The morning after the news broke that Darrell Wallace Jr. would be driving the No. 43 Richard Petty Motorsports entry at Pocono Raceway, Wallace got a text from close friend Ryan Blaney.
The driver of the legendary No. 21 Wood Brothers Ford wanted to commemorate the occasion.
“It's funny, Blaney texted me this morning, actually woke me up this morning,” Wallace said during a conference call with reporters Tuesday. “He wants a picture this weekend. I was like, ‘OK.’ He was like, ‘We're driving the two most iconic cars in the sport this weekend. We definitely have to capitalize on that.’
“That's huge. That's awesome for me to get my first start driving the No. 43 for Richard Petty and everybody at RPM. Then the other side of it is the first African-American since 2006. That's a lot of history behind it.”
Yes, Wallace is driving the car that NASCAR’s “King” piloted to the lion’s share of his record 200 victories.
Yes, Wallace is the first African-American driver to compete in the Monster Energy NASCAR Cup Series since Bill Lester ran two races for owner Bill Davis in 2006.
And, yes, when Wallace took the checkered flag in the October 2013 NASCAR Camping World Truck Series event at Martinsville, he became the first black driver to win a national series event since NASCAR Hall of Famer Wendell Scott triumphed in the premier series at Jacksonville, Fla., in 1963.
Wallace knows the history.
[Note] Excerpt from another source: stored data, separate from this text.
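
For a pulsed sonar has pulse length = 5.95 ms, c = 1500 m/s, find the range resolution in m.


dR = c*tau/2 = 1500 * 5.95e-3 / 2 = 4.4625

4.4625 m


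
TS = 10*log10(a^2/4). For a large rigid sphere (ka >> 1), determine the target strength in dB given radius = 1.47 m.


TS = 10*log10(1.47^2 / 4) = 10*log10(0.540225) = -2.67

-2.67 dB


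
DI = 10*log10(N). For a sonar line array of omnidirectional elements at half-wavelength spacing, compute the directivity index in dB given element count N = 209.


DI = 10*log10(209) = 23.2

23.2 dB


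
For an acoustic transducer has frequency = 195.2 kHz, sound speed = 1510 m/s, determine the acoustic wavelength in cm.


lambda = c/f = 1510 / 195200 = 0.0077 m = 0.77 cm

0.77 cm


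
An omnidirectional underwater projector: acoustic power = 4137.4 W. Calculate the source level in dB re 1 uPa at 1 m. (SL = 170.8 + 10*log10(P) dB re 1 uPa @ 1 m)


SL = 170.8 + 10*log10(4137.4) = 170.8 + 36.17 = 206.97

206.97 dB


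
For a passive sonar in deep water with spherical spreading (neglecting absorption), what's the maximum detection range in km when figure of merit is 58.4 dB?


0.83 km


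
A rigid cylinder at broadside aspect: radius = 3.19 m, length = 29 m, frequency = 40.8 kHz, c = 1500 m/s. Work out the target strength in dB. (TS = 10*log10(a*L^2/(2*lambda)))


45.62 dB


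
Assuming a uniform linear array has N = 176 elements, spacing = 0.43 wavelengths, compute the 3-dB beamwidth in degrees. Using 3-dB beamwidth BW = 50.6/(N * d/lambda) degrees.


0.67 deg


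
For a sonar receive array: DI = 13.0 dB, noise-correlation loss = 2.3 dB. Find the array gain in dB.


AG = DI - L_corr = 13.0 - 2.3 = 10.7

10.7 dB


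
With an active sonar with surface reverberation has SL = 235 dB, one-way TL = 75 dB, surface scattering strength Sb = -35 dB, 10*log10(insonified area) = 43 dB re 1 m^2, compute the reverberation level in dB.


93 dB


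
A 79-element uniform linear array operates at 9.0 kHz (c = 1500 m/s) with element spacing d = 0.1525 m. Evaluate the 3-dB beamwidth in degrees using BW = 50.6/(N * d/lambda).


Step 1: lambda = 1500/9000 = 0.16667 m
Step 2: d/lambda = 0.1525/0.16667 = 0.915
Step 3: BW = 50.6/(N * d/lambda) = 50.6/(79 * 0.915) = 0.7

0.7 deg


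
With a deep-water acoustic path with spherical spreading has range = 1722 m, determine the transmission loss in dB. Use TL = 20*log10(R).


64.72 dB


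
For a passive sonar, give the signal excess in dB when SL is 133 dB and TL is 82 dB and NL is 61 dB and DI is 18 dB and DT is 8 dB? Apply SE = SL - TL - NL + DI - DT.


SE = SL - TL - NL + DI - DT = 133 - 82 - 61 + 18 - 8 = 0

0 dB


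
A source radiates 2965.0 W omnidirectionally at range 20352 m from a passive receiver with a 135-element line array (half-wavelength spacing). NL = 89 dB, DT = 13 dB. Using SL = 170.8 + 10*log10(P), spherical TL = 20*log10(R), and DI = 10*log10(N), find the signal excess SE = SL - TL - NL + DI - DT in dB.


Step 1: SL = 170.8 + 10*log10(2965.0) = 205.52 dB
Step 2: TL = 20*log10(20352) = 86.17 dB
Step 3: DI = 10*log10(135) = 21.3 dB
Step 4: SE = SL - TL - NL + DI - DT = 205.52 - 86.17 - 89 + 21.3 - 13 = 38.65

38.65 dB


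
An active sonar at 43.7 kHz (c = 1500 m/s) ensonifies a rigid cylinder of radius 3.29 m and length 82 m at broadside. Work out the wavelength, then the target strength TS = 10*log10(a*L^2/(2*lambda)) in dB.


Step 1: lambda = c/f = 1500/43700 = 0.03432 m
Step 2: TS = 10*log10(a*L^2/(2*lambda)) = 10*log10(3.29*82^2/(2*0.03432)) = 55.08

55.08 dB


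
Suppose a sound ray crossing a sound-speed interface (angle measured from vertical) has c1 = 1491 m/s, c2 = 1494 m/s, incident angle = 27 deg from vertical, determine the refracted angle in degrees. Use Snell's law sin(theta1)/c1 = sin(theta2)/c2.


27.06 deg


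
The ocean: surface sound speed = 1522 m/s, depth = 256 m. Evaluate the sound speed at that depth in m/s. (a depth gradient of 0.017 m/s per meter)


1526.352 m/s


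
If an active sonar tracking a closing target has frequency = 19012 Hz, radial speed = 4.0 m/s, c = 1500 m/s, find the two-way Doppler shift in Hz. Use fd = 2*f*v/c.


fd = 2*f*v/c = 2 * 19012 * 4.0 / 1500 = 101.4

101.4 Hz


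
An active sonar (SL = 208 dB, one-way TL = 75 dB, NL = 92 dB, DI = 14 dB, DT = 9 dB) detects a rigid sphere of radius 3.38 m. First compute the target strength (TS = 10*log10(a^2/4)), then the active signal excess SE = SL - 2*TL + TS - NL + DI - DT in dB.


Step 1: TS = 10*log10(3.38^2/4) = 4.56 dB
Step 2: SE = SL - 2*TL + TS - NL + DI - DT = 208 - 2*75 + (4.56) - 92 + 14 - 9 = -24.44

-24.44 dB


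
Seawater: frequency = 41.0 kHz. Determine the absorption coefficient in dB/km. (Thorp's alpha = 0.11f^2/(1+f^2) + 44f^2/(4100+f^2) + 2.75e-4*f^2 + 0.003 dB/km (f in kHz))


f^2 = 1681.0
alpha = 0.11*1681.0/(1+1681.0) + 44*1681.0/(4100+1681.0) + 2.75e-4*1681.0 + 0.003 = 13.37

13.37 dB/km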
He got a call from Wendell Scott Jr. on Monday night, after the RPM announcement, and two days after Wallace led seven laps in the NASCAR Xfinity Series race at Dover and finished eighth.
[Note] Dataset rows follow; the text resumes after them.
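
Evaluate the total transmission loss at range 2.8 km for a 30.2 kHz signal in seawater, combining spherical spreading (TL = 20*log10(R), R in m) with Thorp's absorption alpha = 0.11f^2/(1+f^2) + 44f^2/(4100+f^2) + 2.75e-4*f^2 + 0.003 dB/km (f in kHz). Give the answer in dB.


Step 1 (Thorp): alpha = 0.11*912.04/(1+912.04) + 44*912.04/(4100+912.04) + 2.75e-4*912.04 + 0.003 = 8.3704 dB/km
Step 2: TL_spread = 20*log10(2800) = 68.94 dB
Step 3: TL_abs = alpha*R = 8.3704 * 2.8 = 23.44 dB
Step 4: TL_total = 68.94 + 23.44 = 92.38

92.38 dB


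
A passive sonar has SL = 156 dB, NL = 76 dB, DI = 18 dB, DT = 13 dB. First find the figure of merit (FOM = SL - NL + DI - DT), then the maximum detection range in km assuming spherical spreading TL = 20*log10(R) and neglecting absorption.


Step 1: FOM = SL - NL + DI - DT = 156 - 76 + 18 - 13 = 85 dB
Step 2: at max range FOM = TL = 20*log10(R), so R = 10^(85/20) = 17782.79 m = 17.78 km

17.78 km


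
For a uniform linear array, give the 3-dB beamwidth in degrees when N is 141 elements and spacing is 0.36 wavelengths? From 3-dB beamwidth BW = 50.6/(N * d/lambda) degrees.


BW = 50.6 / (141 * 0.36) = 50.6 / 50.76 = 1.0

1.0 deg


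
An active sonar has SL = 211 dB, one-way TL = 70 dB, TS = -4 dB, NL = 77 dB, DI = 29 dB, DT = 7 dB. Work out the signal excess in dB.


12 dB


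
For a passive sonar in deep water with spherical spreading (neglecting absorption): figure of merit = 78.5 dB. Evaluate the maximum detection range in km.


At max range FOM = TL, so 20*log10(R) = 78.5
R = 10^(78.5/20) = 8413.95 m = 8.41 km

8.41 km


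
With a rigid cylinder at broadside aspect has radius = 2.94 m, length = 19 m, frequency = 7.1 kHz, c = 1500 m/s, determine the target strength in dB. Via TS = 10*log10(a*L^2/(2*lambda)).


lambda = 1500/7100 = 0.21127 m
TS = 10*log10(2.94*19^2/(2*0.21127)) = 34.0

34.0 dB


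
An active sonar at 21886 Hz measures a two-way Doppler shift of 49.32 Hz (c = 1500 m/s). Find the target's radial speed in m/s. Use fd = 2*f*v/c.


From fd = 2*f*v/c, v = c*fd/(2*f) = 1500 * 49.32 / (2*21886) = 1.69

1.69 m/s


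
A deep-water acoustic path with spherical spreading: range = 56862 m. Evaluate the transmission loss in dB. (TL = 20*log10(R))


95.1 dB


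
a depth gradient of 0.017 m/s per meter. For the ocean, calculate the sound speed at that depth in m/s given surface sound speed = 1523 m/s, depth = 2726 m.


1569.342 m/s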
“He was so pumped up,” Wallace said. “He said he was helping me drive the car this past weekend at Dover. He said that was our race, for sure. He was pumped up about this past weekend, obviously this opportunity. He kept it short and sweet.
“So that's huge when you still have that connection with the family, continue to carry on a legacy that their father laid.”